# ATV on State Land



## ReddHead (Feb 17, 2005)

I have a new quad and want to ride it on state land. I will of course wear a helmet and have an orv sticker. Can I ride it on state land fields? There is state land on Michigan Ave just outside of Grass Lake that is a huge open field can I ride there or does it have to be designated trails? Any information would be greatly appreciated. I just want to take it out and get use to driving it before venturing out on the ice once it is safe. Thanks in advance.


----------



## ozzgood2001 (Feb 15, 2003)

ATV's Should only be ridden on designated trails. and i do believe that is the law.


----------



## UpNorthWOLF (Sep 23, 2005)

ozzgood2001 said:


> ATV's Should only be ridden on designated trails. and i do believe that is the law.


Yep, it has to be posted (little red triangles with the info) for trail riding. Not much in bottom half of mitten for official riding.

Rick


----------



## boehr (Jan 31, 2000)

If the area is not posted open, it's closed in the L.P.


----------



## Bighunter4x4 (Nov 4, 2004)

Reddhead,

I live VERY close to the state land your talking about and have a atv as well. I also know a few jackson county deputies in the area. I would like to ride there as well. However after talking with the deputies they dont even want us on the shoulder of the roads. They told me I will be ticketed and the atv WILL be impounded. 

Also I lived on Grass Lake for a year and saw some atv action come off of grass lake into someones private land. CO Troy Bahlau Arrested these individuals and towed their atv's and issues tresspass tickets. I was amazed at his response time to the call a neighbor of mine. He says he has zero tolerance for atv's then kinda laughed and told me that ignorance isnt a reason. 
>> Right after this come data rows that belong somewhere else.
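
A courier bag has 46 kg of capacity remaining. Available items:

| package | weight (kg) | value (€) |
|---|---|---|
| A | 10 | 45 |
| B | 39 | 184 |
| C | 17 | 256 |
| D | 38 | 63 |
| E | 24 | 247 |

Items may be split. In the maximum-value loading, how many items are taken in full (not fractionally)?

2

Sort by value per unit weight and fill in that order.
Order: C (256/17=15.06) > E (247/24=10.29) > B (184/39=4.72) > A (45/10=4.50) > D (63/38=1.66)
Fill: take C (17 @ 256) → take E (24 @ 247) → take 5/39 of B → 23.59; 46/46 used.
2 item(s) taken whole; one partial (take 5/39 of B).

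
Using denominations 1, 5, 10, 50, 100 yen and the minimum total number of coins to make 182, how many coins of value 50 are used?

1

Greedy: take as many of the largest coin as possible, then repeat with the remainder.
182 = 1×100 + 1×50 + 3×10 + 2×1
Count of 50: 1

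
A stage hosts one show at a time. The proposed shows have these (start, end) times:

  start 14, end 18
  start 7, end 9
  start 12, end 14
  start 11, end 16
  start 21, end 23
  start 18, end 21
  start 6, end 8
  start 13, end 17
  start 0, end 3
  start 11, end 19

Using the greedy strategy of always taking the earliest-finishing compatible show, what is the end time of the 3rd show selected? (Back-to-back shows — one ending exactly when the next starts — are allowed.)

14

Sorted by end: (0,3)  (6,8)  (7,9)  (12,14)  (11,16)  (13,17)  (14,18)  (11,19)  (18,21)  (21,23)
take (0,3); take (6,8); take (12,14); skip (13,17); take (14,18); take (18,21); take (21,23).
Selected: (0,3) (6,8) (12,14) (14,18) (18,21) (21,23)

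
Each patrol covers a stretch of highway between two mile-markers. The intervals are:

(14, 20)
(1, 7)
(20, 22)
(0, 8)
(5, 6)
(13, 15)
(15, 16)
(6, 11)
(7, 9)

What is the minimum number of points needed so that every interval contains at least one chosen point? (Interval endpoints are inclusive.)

Sorted: [5,6] [1,7] [0,8] [7,9] [6,11] [13,15] [15,16] [14,20] [20,22]
{[5,6],[1,7],[0,8]} hit by 6; {[7,9],[6,11]} hit by 9; {[13,15],[15,16],[14,20]} hit by 15; {[20,22]} hit by 22.
Points: 6, 9, 15, 22 (4 total).

4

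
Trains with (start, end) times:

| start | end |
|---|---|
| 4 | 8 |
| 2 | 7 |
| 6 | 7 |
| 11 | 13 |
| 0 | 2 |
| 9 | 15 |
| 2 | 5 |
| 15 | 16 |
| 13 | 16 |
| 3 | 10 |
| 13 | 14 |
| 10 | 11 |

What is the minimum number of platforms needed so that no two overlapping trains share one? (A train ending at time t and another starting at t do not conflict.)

4

starts: [0, 2, 2, 3, 4, 6, 9, 10, 11, 13, 13, 15]
ends:   [2, 5, 7, 7, 8, 10, 11, 13, 14, 15, 16, 16]
s0→1 e2→0 s2→1 s2→2 s3→3 s4→4  — peak 4.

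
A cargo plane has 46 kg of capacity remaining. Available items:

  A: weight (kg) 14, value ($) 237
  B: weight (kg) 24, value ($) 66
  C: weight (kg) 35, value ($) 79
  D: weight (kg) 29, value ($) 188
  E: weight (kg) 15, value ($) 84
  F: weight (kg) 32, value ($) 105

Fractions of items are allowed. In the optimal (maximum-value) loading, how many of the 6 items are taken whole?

Sort by value per unit weight and fill in that order.
Order: A (237/14=16.93) > D (188/29=6.48) > E (84/15=5.60) > F (105/32=3.28) > B (66/24=2.75) > C (79/35=2.26)
Fill: take A (14 @ 237) → take D (29 @ 188) → take 3/15 of E → 16.80; 46/46 used.
2 item(s) taken whole; one partial (take 3/15 of E).

2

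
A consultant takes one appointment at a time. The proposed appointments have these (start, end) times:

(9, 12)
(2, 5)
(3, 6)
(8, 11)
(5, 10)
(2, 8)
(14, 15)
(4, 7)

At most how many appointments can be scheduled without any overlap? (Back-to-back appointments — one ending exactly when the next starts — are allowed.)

Greedy by earliest finish: after sorting by end time, pick each interval compatible with the last pick.
Sorted by end: (2,5)  (3,6)  (4,7)  (2,8)  (5,10)  (8,11)  (9,12)  (14,15)
take (2,5); skip (3,6); take (5,10); skip (9,12); take (14,15).
Selected 3 appointments.

3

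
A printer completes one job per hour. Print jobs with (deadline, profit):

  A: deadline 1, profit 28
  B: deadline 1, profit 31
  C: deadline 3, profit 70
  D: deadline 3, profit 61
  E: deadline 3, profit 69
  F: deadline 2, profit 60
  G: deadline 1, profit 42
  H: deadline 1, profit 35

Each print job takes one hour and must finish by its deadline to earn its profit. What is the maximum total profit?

200

Take jobs in profit order; each goes to the latest open slot no later than its deadline.
Profit order: C=70 E=69 D=61 F=60 G=42 H=35 B=31 A=28
Assign: C→slot 3, E→slot 2, D→slot 1, F skipped, G skipped, H skipped, B skipped, A skipped.
Slots: [1:D] [2:E] [3:C]
Profit = 61 + 69 + 70 = 200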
I hope you can find somewhere to ride your quad. I have given up as it seems no landowners will let you ride. They think we'll tear their property up.


----------



## ReddHead (Feb 17, 2005)

Thank you very much for the responses. I'll just wait until the ice is plenty thick and then ride there. I do have a few private properties that I can ride but the Grass Lake property was so close I thought I'd atleast ask. Thank you once again. 

Redd


----------



## Mtnman198 (Jan 5, 2001)

Boehr:
I understand the ATV rule, but does that apply to a licensed vehicle in the state of Michigan? The book mentions that if the road in question can substain vehicle traffic then you can "drive" a vehicle back into the property. Is this correct? Does the land have to be posted as such? and what actually does vehicular traffic mean? I get the impression this applies to state land / forest roads carved by clear-cuts, ect.... I would guess this would mean two-way traffic? What if the road dead ends?

Thanks


----------



## boehr (Jan 31, 2000)

For the most part, in southern Michigan it must be a county road going through the state land or posted open to vehicular traffic, other wised it is closed. Most state land in southern Michigan are "state game areas or recreation areas". In the northern part of the L.P. normal roads and such can been driven down just like county roads but your vehicle must have license plates. Roads caused by jobbers cutting trees are not normally open which is why the jobbers have permits etc., to get back to wherever they need to cut. It would not automatically be permissiable for anyone to use a trail cut through by a jobber. It is a difficult question without having a specific location that you are talking about. I would suggest that you contact the office in the location you are talking about to get the latest and greatest info.


----------